Sliding window fixes this by tracking requests within a rolling time window rather than a fixed one. If the window is 60 seconds, then at any given moment, the system looks back 60 seconds and counts what's there. There's no "reset moment" to exploit. Burst at the boundary is no longer possible because the boundary doesn't exist.

The implementation cost is higher. Fixed windows need a counter and a reset time per key — two integer fields in a fast key-value store. Sliding windows need a sorted set of timestamps per key, which consumes more memory and requires a range query to count. At scale with many API keys, that memory cost adds up. Most production systems use a leaky bucket or sliding log approximation that trades a small amount of accuracy for much lower memory overhead.

For most APIs, a fixed window with a reasonable burst buffer (allowing up to 150% of the per-minute limit in a 10-second burst) is pragmatic and sufficient. Pure sliding windows are worth implementing if you're building an API where abuse potential is high and the accuracy matters.

Multi-Tier Rate Limiting

Single-tier rate limiting — one bucket per API key — misses two important control dimensions: per-endpoint limits and global limits.

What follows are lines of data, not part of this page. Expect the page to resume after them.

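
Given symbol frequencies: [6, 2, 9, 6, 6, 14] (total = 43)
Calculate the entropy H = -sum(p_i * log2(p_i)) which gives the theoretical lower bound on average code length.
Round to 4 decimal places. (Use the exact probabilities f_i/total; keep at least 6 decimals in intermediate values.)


Per-symbol terms -p_i * log2(p_i) with p_i = f_i/43:
  p = 6/43 = 0.139535: log2(p) = -2.841302, -p*log2(p) = 0.396461
  p = 2/43 = 0.046512: log2(p) = -4.426265, -p*log2(p) = 0.205873
  p = 9/43 = 0.209302: log2(p) = -2.256340, -p*log2(p) = 0.472257
  p = 6/43 = 0.139535: log2(p) = -2.841302, -p*log2(p) = 0.396461
  p = 6/43 = 0.139535: log2(p) = -2.841302, -p*log2(p) = 0.396461
  p = 14/43 = 0.325581: log2(p) = -1.618910, -p*log2(p) = 0.527087
H = 0.396461 + 0.205873 + 0.472257 + 0.396461 + 0.396461 + 0.527087 = 2.394600

H = 2.3946 bits/symbol


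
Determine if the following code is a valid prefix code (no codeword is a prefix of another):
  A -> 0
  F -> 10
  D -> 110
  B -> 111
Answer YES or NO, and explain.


Checking each pair (does one codeword prefix another?):
  A='0' vs F='10': no prefix
  A='0' vs D='110': no prefix
  A='0' vs B='111': no prefix
  F='10' vs A='0': no prefix
  F='10' vs D='110': no prefix
  F='10' vs B='111': no prefix
  D='110' vs A='0': no prefix
  D='110' vs F='10': no prefix
  D='110' vs B='111': no prefix
  B='111' vs A='0': no prefix
  B='111' vs F='10': no prefix
  B='111' vs D='110': no prefix
No violation found over all pairs.

YES -- this is a valid prefix code. No codeword is a prefix of any other codeword.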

Per-endpoint limits let you protect expensive operations independently of overall request volume. You might allow 1,000 requests/minute globally but only 10 requests/minute against your data export endpoint. Without per-endpoint limits, a client who discovers the expensive endpoint and hammers it will consume all their quota on operations that disproportionately stress your system.

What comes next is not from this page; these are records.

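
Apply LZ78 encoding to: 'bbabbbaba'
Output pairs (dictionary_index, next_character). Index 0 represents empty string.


LZ78 encoding steps:
Dictionary: {0: ''}
Step 1: w='' (idx 0), next='b' -> output (0, 'b'), add 'b' as idx 1
Step 2: w='b' (idx 1), next='a' -> output (1, 'a'), add 'ba' as idx 2
Step 3: w='b' (idx 1), next='b' -> output (1, 'b'), add 'bb' as idx 3
Step 4: w='ba' (idx 2), next='b' -> output (2, 'b'), add 'bab' as idx 4
Step 5: w='' (idx 0), next='a' -> output (0, 'a'), add 'a' as idx 5


Encoded: [(0, 'b'), (1, 'a'), (1, 'b'), (2, 'b'), (0, 'a')]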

Global limits let you protect against a single client consuming so much capacity that it degrades service for others. Even on paid plans, you usually want some absolute ceiling per client. What that ceiling is depends on your infrastructure capacity, but it should exist. "Unlimited" plans that have no hard ceiling are a support and infrastructure risk.

The implementation: maintain three buckets per client — global, per-endpoint, and (optionally) per-IP within a client's account. Check all three. Return 429 when any bucket is empty. Include in the 429 response which limit was hit and when it resets. That last part is critical for developer experience.

The 429 Response Matters More Than You Think

A 429 with no useful headers forces the client to guess. They don't know if they hit a per-minute limit or a per-day limit or a per-endpoint limit. They don't know when to retry. They don't know how much capacity they have left. So they implement exponential backoff starting at 1 second, which is often either too aggressive (hammering you during the backoff period) or too conservative (waiting five minutes when they could retry in one second).

Useful headers on a 429:

• Retry-After: seconds until the client should try again
• X-RateLimit-Limit: the limit that was hit
• X-RateLimit-Remaining: units remaining in the current window
• X-RateLimit-Reset: Unix timestamp when the window resets
• X-RateLimit-Limit-Type: which tier triggered the limit (global, endpoint, burst)

Include these headers on every response, not just on 429s. Clients who track remaining quota proactively can throttle themselves before hitting limits. This reduces your 429 rate and reduces the support burden of developers asking "why did I get a 429?"

Abuse Detection Beyond Request Volume

Rate limiting is a blunt instrument for abuse prevention. A determined attacker who stays under your rate limits can still cause significant damage through targeted credential stuffing, scraping, or data exfiltration. Rate limiting buys you time; it's not a security boundary.

For actual abuse patterns, you need behavioral signals: unusual access patterns to sensitive endpoints, requests distributed across many IP addresses from a single key, requests for resources the client has never previously accessed, timing patterns that look machine-generated rather than user-driven. None of these are caught by token buckets.

The practical advice: rate limiting is infrastructure protection. Abuse detection is a separate concern that requires behavioral analysis. Conflating the two leads to over-aggressive rate limits (false positives on legitimate users) and under-detection of sophisticated abuse. Build them separately, even if they share the same enforcement mechanism (blocking a key or IP).